Habitat Management for Optimal Nutrition
Managing wooded habitats to increase food and cover availability is essential for supporting healthy deer populations. Techniques include:
- Increasing Light Penetration: Opening the canopy to allow sunlight to reach the forest floor encourages the growth of beneficial plants.
- Maintaining Acorn-Producing Trees: A diversity of mature oak trees, with about 20 trees per acre averaging at least 14 inches in diameter at breast height (DBH), provides a reliable acorn supply.
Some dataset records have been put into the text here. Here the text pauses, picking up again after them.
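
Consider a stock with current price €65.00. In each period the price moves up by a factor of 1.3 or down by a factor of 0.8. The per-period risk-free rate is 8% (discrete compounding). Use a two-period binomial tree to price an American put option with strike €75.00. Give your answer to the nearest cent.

Risk-neutral probability p = (1 + 0.08 − 0.8)/(1.3 − 0.8) = 0.2800/0.5000 = 0.5600
Terminal stock prices: S_uu = 109.9, S_ud = 67.6, S_dd = 41.6
Terminal payoffs (K − S): max(-34.85, 0) = 0, max(7.4, 0) = 7.4, max(33.4, 0) = 33.4
Node u (S = 84.5): continuation = 1/1.08·[0.5600·0.0000 + 0.4400·7.4000] = 3.0148; exercise value = 0.0000 ≤ continuation, so V_u = 3.0148
Node d (S = 52): continuation = 1/1.08·[0.5600·7.4000 + 0.4400·33.4000] = 17.4444; exercise value = 23.0000 > continuation, so V_d = 23.0000 (exercise)
Node 0 (S = 65): continuation = 1/1.08·[0.5600·3.0148 + 0.4400·23.0000] = 10.9336; exercise value = 10.0000 ≤ continuation, so V_0 = 10.9336

€10.93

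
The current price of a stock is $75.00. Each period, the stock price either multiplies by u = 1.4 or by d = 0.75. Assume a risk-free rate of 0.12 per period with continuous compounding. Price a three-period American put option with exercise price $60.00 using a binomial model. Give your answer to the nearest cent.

Risk-neutral probability p = (e^0.12 − 0.75)/(1.4 − 0.75) = 0.3775/0.6500 = 0.5808
Terminal stock prices: S_uuu = 205.8, S_uud = 110.2, S_udd = 59.06, S_ddd = 31.64
Terminal payoffs (K − S): max(-145.8, 0) = 0, max(-50.25, 0) = 0, max(0.9375, 0) = 0.9375, max(28.36, 0) = 28.36
Node uu (S = 147): continuation = e^(−0.12)·[0.5808·0.0000 + 0.4192·0.0000] = 0.0000; exercise value = 0.0000 ≤ continuation, so V_uu = 0.0000
Node ud (S = 78.75): continuation = e^(−0.12)·[0.5808·0.0000 + 0.4192·0.9375] = 0.3486; exercise value = 0.0000 ≤ continuation, so V_ud = 0.3486
Node dd (S = 42.19): continuation = e^(−0.12)·[0.5808·0.9375 + 0.4192·28.3594] = 11.0277; exercise value = 17.8125 > continuation, so V_dd = 17.8125 (exercise)
Node u (S = 105): continuation = e^(−0.12)·[0.5808·0.0000 + 0.4192·0.3486] = 0.1296; exercise value = 0.0000 ≤ continuation, so V_u = 0.1296
Node d (S = 56.25): continuation = e^(−0.12)·[0.5808·0.3486 + 0.4192·17.8125] = 6.8028; exercise value = 3.7500 ≤ continuation, so V_d = 6.8028
Node 0 (S = 75): continuation = e^(−0.12)·[0.5808·0.1296 + 0.4192·6.8028] = 2.5962; exercise value = 0.0000 ≤ continuation, so V_0 = 2.5962

$2.60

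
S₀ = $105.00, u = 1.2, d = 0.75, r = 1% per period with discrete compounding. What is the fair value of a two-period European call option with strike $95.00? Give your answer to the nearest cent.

$18.39

Risk-neutral probability p = (1 + 0.01 − 0.75)/(1.2 − 0.75) = 0.2600/0.4500 = 0.5778
Terminal stock prices: S_uu = 151.2, S_ud = 94.5, S_dd = 59.06
Terminal payoffs (S − K): max(56.2, 0) = 56.2, max(-0.5, 0) = 0, max(-35.94, 0) = 0
Node u (S = 126): V_u = 1/1.01·[0.5778·56.2000 + 0.4222·0.0000] = 32.1496
Node d (S = 78.75): V_d = 1/1.01·[0.5778·0.0000 + 0.4222·0.0000] = 0.0000
Node 0 (S = 105): V_0 = 1/1.01·[0.5778·32.1496 + 0.4222·0.0000] = 18.3914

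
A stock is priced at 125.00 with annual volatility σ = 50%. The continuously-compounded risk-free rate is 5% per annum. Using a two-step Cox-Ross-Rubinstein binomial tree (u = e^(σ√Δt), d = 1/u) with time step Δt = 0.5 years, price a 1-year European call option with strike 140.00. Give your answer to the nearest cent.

CRR parameters: u = e^(σ√Δt) = e^(0.5·√0.5) = 1.4241, d = 1/u = 0.7022
Per-period rate: rΔt = 0.05·0.5 = 0.025, so R = e^0.025 = 1.0253
Risk-neutral probability p = (e^0.025 − 0.7022)/(1.4241 − 0.7022) = 0.3231/0.7219 = 0.4476
Terminal stock prices: S_uu = 253.5, S_ud = 125, S_dd = 61.63
Terminal payoffs (S − K): max(113.5, 0) = 113.5, max(-15, 0) = 0, max(-78.37, 0) = 0
Node u (S = 178): V_u = e^(−0.025)·[0.4476·113.5144 + 0.5524·0.0000] = 49.5531
Node d (S = 87.77): V_d = e^(−0.025)·[0.4476·0.0000 + 0.5524·0.0000] = 0.0000
Node 0 (S = 125): V_0 = e^(−0.025)·[0.4476·49.5531 + 0.5524·0.0000] = 21.6317

21.63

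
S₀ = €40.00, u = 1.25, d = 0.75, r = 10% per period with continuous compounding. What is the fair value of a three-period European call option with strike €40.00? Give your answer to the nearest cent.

€12.36

Risk-neutral probability p = (e^0.1 − 0.75)/(1.25 − 0.75) = 0.3552/0.5000 = 0.7103
Terminal stock prices: S_uuu = 78.12, S_uud = 46.88, S_udd = 28.12, S_ddd = 16.88
Terminal payoffs (S − K): max(38.12, 0) = 38.12, max(6.875, 0) = 6.875, max(-11.88, 0) = 0, max(-23.12, 0) = 0
Node uu (S = 62.5): V_uu = e^(−0.1)·[0.7103·38.1250 + 0.2897·6.8750] = 26.3065
Node ud (S = 37.5): V_ud = e^(−0.1)·[0.7103·6.8750 + 0.2897·0.0000] = 4.4189
Node dd (S = 22.5): V_dd = e^(−0.1)·[0.7103·0.0000 + 0.2897·0.0000] = 0.0000
Node u (S = 50): V_u = e^(−0.1)·[0.7103·26.3065 + 0.2897·4.4189] = 18.0665
Node d (S = 30): V_d = e^(−0.1)·[0.7103·4.4189 + 0.2897·0.0000] = 2.8402
Node 0 (S = 40): V_0 = e^(−0.1)·[0.7103·18.0665 + 0.2897·2.8402] = 12.3565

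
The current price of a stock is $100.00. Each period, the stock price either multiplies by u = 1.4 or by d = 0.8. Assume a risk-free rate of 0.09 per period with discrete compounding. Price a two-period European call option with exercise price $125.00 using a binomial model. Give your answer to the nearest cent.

Risk-neutral probability p = (1 + 0.09 − 0.8)/(1.4 − 0.8) = 0.2900/0.6000 = 0.4833
Terminal stock prices: S_uu = 196, S_ud = 112, S_dd = 64
Terminal payoffs (S − K): max(71, 0) = 71, max(-13, 0) = 0, max(-61, 0) = 0
Node u (S = 140): V_u = 1/1.09·[0.4833·71.0000 + 0.5167·0.0000] = 31.4832
Node d (S = 80): V_d = 1/1.09·[0.4833·0.0000 + 0.5167·0.0000] = 0.0000
Node 0 (S = 100): V_0 = 1/1.09·[0.4833·31.4832 + 0.5167·0.0000] = 13.9604

$13.96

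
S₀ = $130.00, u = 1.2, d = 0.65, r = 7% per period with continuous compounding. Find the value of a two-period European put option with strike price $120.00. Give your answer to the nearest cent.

$8.80

Risk-neutral probability p = (e^0.07 − 0.65)/(1.2 − 0.65) = 0.4225/0.5500 = 0.7682
Terminal stock prices: S_uu = 187.2, S_ud = 101.4, S_dd = 54.93
Terminal payoffs (K − S): max(-67.2, 0) = 0, max(18.6, 0) = 18.6, max(65.07, 0) = 65.07
Node u (S = 156): V_u = e^(−0.07)·[0.7682·0.0000 + 0.2318·18.6000] = 4.0201
Node d (S = 84.5): V_d = e^(−0.07)·[0.7682·18.6000 + 0.2318·65.0750] = 27.3873
Node 0 (S = 130): V_0 = e^(−0.07)·[0.7682·4.0201 + 0.2318·27.3873] = 8.7987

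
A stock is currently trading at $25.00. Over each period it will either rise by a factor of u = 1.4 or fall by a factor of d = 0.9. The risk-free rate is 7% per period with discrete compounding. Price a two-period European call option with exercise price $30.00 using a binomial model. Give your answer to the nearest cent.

Risk-neutral probability p = (1 + 0.07 − 0.9)/(1.4 − 0.9) = 0.1700/0.5000 = 0.3400
Terminal stock prices: S_uu = 49, S_ud = 31.5, S_dd = 20.25
Terminal payoffs (S − K): max(19, 0) = 19, max(1.5, 0) = 1.5, max(-9.75, 0) = 0
Node u (S = 35): V_u = 1/1.07·[0.3400·19.0000 + 0.6600·1.5000] = 6.9626
Node d (S = 22.5): V_d = 1/1.07·[0.3400·1.5000 + 0.6600·0.0000] = 0.4766
Node 0 (S = 25): V_0 = 1/1.07·[0.3400·6.9626 + 0.6600·0.4766] = 2.5064

$2.51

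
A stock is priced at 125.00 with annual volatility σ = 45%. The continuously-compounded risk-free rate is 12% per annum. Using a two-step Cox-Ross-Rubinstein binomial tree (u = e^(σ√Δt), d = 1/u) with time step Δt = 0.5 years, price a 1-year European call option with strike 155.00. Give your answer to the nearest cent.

19.23

CRR parameters: u = e^(σ√Δt) = e^(0.45·√0.5) = 1.3746, d = 1/u = 0.7275
Per-period rate: rΔt = 0.12·0.5 = 0.06, so R = e^0.06 = 1.0618
Risk-neutral probability p = (e^0.06 − 0.7275)/(1.3746 − 0.7275) = 0.3344/0.6472 = 0.5167
Terminal stock prices: S_uu = 236.2, S_ud = 125, S_dd = 66.15
Terminal payoffs (S − K): max(81.21, 0) = 81.21, max(-30, 0) = 0, max(-88.85, 0) = 0
Node u (S = 171.8): V_u = e^(−0.06)·[0.5167·81.2073 + 0.4833·0.0000] = 39.5133
Node d (S = 90.93): V_d = e^(−0.06)·[0.5167·0.0000 + 0.4833·0.0000] = 0.0000
Node 0 (S = 125): V_0 = e^(−0.06)·[0.5167·39.5133 + 0.4833·0.0000] = 19.2261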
Preferred oak species include post, black, white, northern red, chinquapin, blackjack, and scarlet oaks.
- Creating Brush: Managed timber harvests can create brush, as harvested trees re-sprout, providing easy-to-reach forage.
- Protecting from Grazing: Preventing cattle grazing protects the area, ensuring adequate forage for deer.
- Promoting Shrubs and Vines: Encouraging the growth of shrubs and vines like blueberry, dogwoods, sumacs, grape, greenbrier, and viburnum provides additional food sources.
The Importance of Forbs
White-tailed deer thrive on palatable, nutritious, and easily digestible foods, with forbs being a highly preferred category due to these attributes. Providing a variety of forage types is critical.
Agricultural Crops
A wide variety of agricultural crops are readily used whenever available because they tend to be highly nutritious, palatable, and readily digestible.
Browse Line
Evidence of deer feeding includes the presence of a browse line on nearby trees. Think of northern white cedar growing along a lakeshore, where there are no green branches until about six feet up. In Minnesota, the browse line is typically around six feet, but with a deep snow depth and a hungry deer, the browse line could be closer to nine feet.
The Role of Supplemental Feeding
Supplemental feeding is generally not needed in areas with plentiful food sources like Illinois. In fact, feeding deer is illegal in most cases in Illinois, as it can contribute to the spread of diseases.